Hi, good day, just wanna post something I have just made a week ago, the Mobile Cube Average, written in J2ME. It calculates session average. I think would run on most Java-capable mobile phones. I made it, firstly, I am starting to advance my programming studies through mobile application development, and what better thing to do is to program something I am very good at, which is about speedcubing. Also, I made it for me, and to others that are like me, who do session average away from their computers.

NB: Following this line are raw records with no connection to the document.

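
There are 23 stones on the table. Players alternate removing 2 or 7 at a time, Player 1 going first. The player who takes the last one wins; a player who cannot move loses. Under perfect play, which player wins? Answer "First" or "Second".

i:   0  1  2  3  4  5  6  7  8  9 10 11 12 13 14 15 16 17 18 19 20 21 22 23
     L  L  W  W  L  L  W  W  W  L  L  W  W  L  L  W  W  W  L  L  W  W  L  L
Position 23 is L, so the second player wins.

Second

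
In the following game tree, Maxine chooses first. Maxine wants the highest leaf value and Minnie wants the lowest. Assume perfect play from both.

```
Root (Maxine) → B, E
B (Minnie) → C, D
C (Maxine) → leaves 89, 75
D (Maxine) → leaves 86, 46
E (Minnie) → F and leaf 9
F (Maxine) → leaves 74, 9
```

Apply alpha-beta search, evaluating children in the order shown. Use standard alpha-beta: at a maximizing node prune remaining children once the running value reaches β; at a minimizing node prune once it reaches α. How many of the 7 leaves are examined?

6

C [α=-∞,β=+∞]: v=89
D [α=-∞,β=89]: v=86
B [α=-∞,β=+∞]: v=86
F [α=86,β=+∞]: v=74
E [α=86,β=+∞]: v=74 after child 1 ≤ α → α-cutoff, skip 1
Root [α=-∞,β=+∞]: v=86
Leaves evaluated: 6 of 7.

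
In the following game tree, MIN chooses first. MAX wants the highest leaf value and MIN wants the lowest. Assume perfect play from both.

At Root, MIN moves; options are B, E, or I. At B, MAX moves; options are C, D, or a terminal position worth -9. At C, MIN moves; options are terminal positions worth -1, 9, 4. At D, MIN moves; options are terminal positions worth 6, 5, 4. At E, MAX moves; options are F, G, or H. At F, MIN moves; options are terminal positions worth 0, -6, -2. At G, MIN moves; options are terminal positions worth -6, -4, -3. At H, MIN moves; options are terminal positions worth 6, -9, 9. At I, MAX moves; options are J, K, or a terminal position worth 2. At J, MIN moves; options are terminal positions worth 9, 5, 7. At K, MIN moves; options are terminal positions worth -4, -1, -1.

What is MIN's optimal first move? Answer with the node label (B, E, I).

C (MIN): min(-1, 9, 4) = -1
D (MIN): min(6, 5, 4) = 4
B (MAX): max(-1, 4, -9) = 4
F (MIN): min(0, -6, -2) = -6
G (MIN): min(-6, -4, -3) = -6
H (MIN): min(6, -9, 9) = -9
E (MAX): max(-6, -6, -9) = -6
J (MIN): min(9, 5, 7) = 5
K (MIN): min(-4, -1, -1) = -4
I (MAX): max(5, -4, 2) = 5
Root (MIN): min(4, -6, 5) = -6
MIN picks the child with the lowest value: E (value -6).

E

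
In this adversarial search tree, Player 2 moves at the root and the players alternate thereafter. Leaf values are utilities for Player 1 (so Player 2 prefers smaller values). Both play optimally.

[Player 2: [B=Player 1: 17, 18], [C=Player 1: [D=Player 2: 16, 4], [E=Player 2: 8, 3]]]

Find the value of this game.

4

B (Player 1): max(17, 18) = 18
D (Player 2): min(16, 4) = 4
E (Player 2): min(8, 3) = 3
C (Player 1): max(4, 3) = 4
Root (Player 2): min(18, 4) = 4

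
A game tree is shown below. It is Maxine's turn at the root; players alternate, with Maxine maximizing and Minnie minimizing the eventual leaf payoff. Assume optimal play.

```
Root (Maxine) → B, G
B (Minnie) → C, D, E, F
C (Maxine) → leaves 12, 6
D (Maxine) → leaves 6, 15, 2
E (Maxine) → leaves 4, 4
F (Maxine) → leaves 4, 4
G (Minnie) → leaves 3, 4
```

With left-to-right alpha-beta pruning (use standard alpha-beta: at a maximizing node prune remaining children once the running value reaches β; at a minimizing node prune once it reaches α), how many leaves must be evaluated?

C [α=-∞,β=+∞]: v=12
D [α=-∞,β=12]: v=15 after child 2 ≥ β → β-cutoff, skip 1
E [α=-∞,β=12]: v=4
F [α=-∞,β=4]: v=4 after child 1 ≥ β → β-cutoff, skip 1
B [α=-∞,β=+∞]: v=4
G [α=4,β=+∞]: v=3 after child 1 ≤ α → α-cutoff, skip 1
Root [α=-∞,β=+∞]: v=4
Leaves evaluated: 8 of 11.

8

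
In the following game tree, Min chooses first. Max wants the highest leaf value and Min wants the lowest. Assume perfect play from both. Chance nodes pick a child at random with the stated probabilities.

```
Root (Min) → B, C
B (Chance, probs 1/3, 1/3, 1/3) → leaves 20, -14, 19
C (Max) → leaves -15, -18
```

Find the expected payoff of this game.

-15

B (Chance): 1/3·20 + 1/3·-14 + 1/3·19 = 8.33
C (Max): max(-15, -18) = -15
Root (Min): min(8.33, -15) = -15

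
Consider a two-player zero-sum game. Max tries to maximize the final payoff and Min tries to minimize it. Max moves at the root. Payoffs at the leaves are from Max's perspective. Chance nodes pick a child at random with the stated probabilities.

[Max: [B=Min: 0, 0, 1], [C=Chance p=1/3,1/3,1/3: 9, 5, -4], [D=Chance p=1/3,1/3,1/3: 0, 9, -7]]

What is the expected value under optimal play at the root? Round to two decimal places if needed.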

This mobile app is very simplistic. You just input your times, and then you get the average, in a CCT-like format. By now, its features are:
* WCA-Style Average of 5, Average of 12 and Mean of 3 formats of session averages.
* SS.HH and MM:SS.HH time input formats
* The string "DNF" input(for DNF solves)

So here is the link for my mobile app project and a link for the file:
http://sourceforge.net/projects/cubeaverage/

Hope you guys would support this  Thanks  I also want to hear any suggestions from you, bad or good, just to help this mobile app improve.


----------



## stoic (May 1, 2011)

Is there any way you could incorporate a timer into the app? Or did I misunderstand what it does?


----------



## patrickjason91 (May 1, 2011)

Well, i plan to incorporate..but by now, I can't  I am still trying to get some possible algorithms to use to make it a timer. As of now, it's just a mobile app to compute average, but not to time solves.


----------



## stoic (May 1, 2011)

Ok; that's a shame. I occasionally use the stopwatch on my HTC to time solves but it's pretty crappy and just gives me a general idea to about +/-1s.


----------



## jrmape (May 2, 2011)

nice good application. hahhaha


----------